DeFeo, convicted murderer in ‘Amityville Horror’ case, dies

ALBANY, NY (AP) – The man convicted of murdering his parents and four siblings in a home that later inspired the book “The Amityville Horror” has died, prison officials said Monday.

Ronald DeFeo, 69, died Friday at Albany Medical Center, where he was taken from a prison in the Catskill Mountains in New York on Feb. 2, the Department of Corrections and Community Services said. The cause of his death is not immediately known.

DeFeo served a life sentence of 25 years in the 1974 murders in Amityville, on the suburban Long Island.

The house became the basis of a horror film classic after another family lived there about a year after the murder and claimed the house was haunted.

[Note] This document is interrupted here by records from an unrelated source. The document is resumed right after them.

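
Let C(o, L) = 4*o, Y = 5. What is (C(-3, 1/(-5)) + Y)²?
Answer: 49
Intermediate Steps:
(C(-3, 1/(-5)) + Y)² = (4*(-3) + 5)² = (-12 + 5)² = (-7)² = 49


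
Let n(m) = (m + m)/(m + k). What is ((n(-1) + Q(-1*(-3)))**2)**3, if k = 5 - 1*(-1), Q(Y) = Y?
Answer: 4826809/15625 ≈ 308.92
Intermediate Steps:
k = 6 (k = 5 + 1 = 6)
n(m) = 2*m/(6 + m) (n(m) = (m + m)/(m + 6) = (2*m)/(6 + m) = 2*m/(6 + m))
((n(-1) + Q(-1*(-3)))**2)**3 = ((2*(-1)/(6 - 1) - 1*(-3))**2)**3 = ((2*(-1)/5 + 3)**2)**3 = ((2*(-1)*(1/5) + 3)**2)**3 = ((-2/5 + 3)**2)**3 = ((13/5)**2)**3 = (169/25)**3 = 4826809/15625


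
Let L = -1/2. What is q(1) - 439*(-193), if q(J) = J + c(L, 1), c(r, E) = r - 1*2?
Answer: 169451/2 ≈ 84726.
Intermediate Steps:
L = -1/2 (L = -1*1/2 = -1/2 ≈ -0.50000)
c(r, E) = -2 + r (c(r, E) = r - 2 = -2 + r)
q(J) = -5/2 + J (q(J) = J + (-2 - 1/2) = J - 5/2 = -5/2 + J)
q(1) - 439*(-193) = (-5/2 + 1) - 439*(-193) = -3/2 + 84727 = 169451/2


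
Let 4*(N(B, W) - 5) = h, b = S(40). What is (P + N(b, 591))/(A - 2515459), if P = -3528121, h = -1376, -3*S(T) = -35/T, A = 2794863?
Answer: -882115/69851 ≈ -12.629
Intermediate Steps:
S(T) = 35/(3*T) (S(T) = -(-35)/(3*T) = 35/(3*T))
b = 7/24 (b = (35/3)/40 = (35/3)*(1/40) = 7/24 ≈ 0.29167)
N(B, W) = -339 (N(B, W) = 5 + (1/4)*(-1376) = 5 - 344 = -339)
(P + N(b, 591))/(A - 2515459) = (-3528121 - 339)/(2794863 - 2515459) = -3528460/279404 = -3528460*1/279404 = -882115/69851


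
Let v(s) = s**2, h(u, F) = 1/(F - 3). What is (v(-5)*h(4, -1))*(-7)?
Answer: 175/4 ≈ 43.750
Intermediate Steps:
h(u, F) = 1/(-3 + F)
(v(-5)*h(4, -1))*(-7) = ((-5)**2/(-3 - 1))*(-7) = (25/(-4))*(-7) = (25*(-1/4))*(-7) = -25/4*(-7) = 175/4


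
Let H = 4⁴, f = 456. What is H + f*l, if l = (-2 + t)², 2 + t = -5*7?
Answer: 693832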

A book and two films – the original 1979 by James Brolin, Margot Kidder and Rod Steiger, and a remake of 2005 – depicted a house with strange voices, walls that flowed slime, furniture that moved by itself and other supernatural features.

DeFeo defended an insanity during his trial, saying he heard voices driving him to kill his family.

He unsuccessfully tried trial again in 1992, claiming that his 18-year-old sister killed the other five family members and that he then shot her.

“I loved my family very much,” he said during a parole hearing in 1999, where he also said he got married in prison.

The Department of Corrections said it could not be disclosed why DeFeo was admitted to the hospital, citing health safety laws. The Coroner’s Office of Albany County, which has the task of determining what caused his death, said it did not disclose such information except to relatives of the dead.